The GED was not intended to replace a high school diploma.

"Can you get to the same place (with a GED)? For the most part, yes," Morse said. "But it will take you longer to get there."

According to the American Council on Education, the independent organization that administers GED tests, more than 95 percent of U.S. universities and colleges will accept students with GED credentials.

The University of Alaska Fairbanks admits GED holders, though not necessarily to a full degree-seeking program, said Mike Earnest, associate director of admissions. Admission to a four-year degree at UAF requires students to have completed certain classes in high school. Applicants with a GED, Earnest said, cannot verify that they have completed those required core classes in high school.

They can enroll as a non-degree-seeking student or in a two-year associate's or certificate program and then apply for a four-year program later after they have a few college classes, Earnest said.

Some colleges are more restrictive. Boise State University in Idaho admits GED holders as students on a provisional basis. If they do not complete a battery of core classes within three semesters after enrolling, they will be removed from their degree-seeking program and denied access to financial aid.

Of the 60 percent of GED test takers who say they intend to further their education and the nearly 50 percent who enroll at a college or university, only 10 percent actually earn a degree, according to findings released in a new report from Jobs for the Future, a Boston-based nonprofit agency.

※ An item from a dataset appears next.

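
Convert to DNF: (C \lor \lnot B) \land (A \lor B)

(C \land A) \lor (C \land B) \lor (\lnot B \land A)

(C \lor \lnot B) \land (A \lor B)
⇔ (C \land A) \lor (C \land B) \lor (\lnot B \land A) \lor (\lnot B \land B)   [distribute \land over \lor]
⇔ (C \land A) \lor (C \land B) \lor (\lnot B \land A)   [simplify]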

Military service is also restricted for those with GED credentials.

The Air Force allows, under normal circumstances, just 1 percent of their recruits each year to be GED holders, but they must score higher on the Armed Services Vocational Aptitude Battery tests than a high school graduate. High school graduates can join the Air Force when they are 17, with a parent's permission, but those with GEDs must wait until they are 18.

The Army, Navy, Marines and Coast Guard all have similar requirements, according to their Web sites. Army recruits with only a GED under their belts are ineligible for enlistment bonuses.